“You are going to?”

“I have tried not to. I have been trying not to for three years. Listen! When I was travelling in Japan I met her. She was with an American called Glinn.”

“What?”

“You knew him?”

“No! It's all right. I was surprised, because at the moment I was thinking of that very name.”

“Oh! Well, she passed as Mrs Glinn; but, somehow, it got out that she was something else. The usual story, you know. People fought shy of her; but I don't think she cared much. Glinn was devoted to her, and she loved him, and was as true to him as any wife could have been. Then the tragedy came.”

“What was it?”

“Glinn died suddenly in Tokio, of typhoid. She nursed him to the end. And when the end came her situation was awful, so lonely and deserted. There wasn't a woman in the hotel who would be her friend; so I tried to come to the rescue, arranged her affairs, saw about the funeral, and did what I could. She was well off; Glinn left her nearly all his money. He would have married her, only he had a wife alive somewhere.”

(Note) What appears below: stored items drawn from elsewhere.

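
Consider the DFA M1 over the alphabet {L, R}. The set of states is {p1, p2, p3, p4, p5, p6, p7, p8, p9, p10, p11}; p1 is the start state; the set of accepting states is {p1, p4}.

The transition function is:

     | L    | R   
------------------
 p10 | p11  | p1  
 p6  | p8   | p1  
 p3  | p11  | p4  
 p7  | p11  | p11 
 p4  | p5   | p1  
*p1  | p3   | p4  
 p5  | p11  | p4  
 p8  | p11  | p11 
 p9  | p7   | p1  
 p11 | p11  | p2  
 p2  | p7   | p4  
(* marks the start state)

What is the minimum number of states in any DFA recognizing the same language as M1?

5

States {p6,p8,p9,p10} cannot be reached from the start state, so discard them.
Start with accepting vs non-accepting: {p1,p4} | {p2,p3,p5,p7,p11}.
Refine {p2,p3,p5,p7,p11} on symbol R: members go to different blocks, giving {p2,p3,p5} and {p7,p11}.
Refine {p7,p11} on symbol R: members go to different blocks, giving {p7} and {p11}.
On input L, block {p2,p3,p5} splits into {p3,p5} and {p2}.
The partition is now stable with 5 blocks: {p1,p4} | {p3,p5} | {p7} | {p11} | {p2}.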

“And you fell in love with her, of course?”

“That was the sort of thing. If you knew her you would not wonder at it. She was not a bad woman. Glinn had been the only one. She loved him too much; that was all. She came to Europe, and lived in Paris for a time, keeping the name of Mrs Glinn. I used to see her sometimes, but I never said anything. You see, there was her past. In fact, I have been fighting against her for three years. I went to India to get cured; but it was no good. And now, here I am.”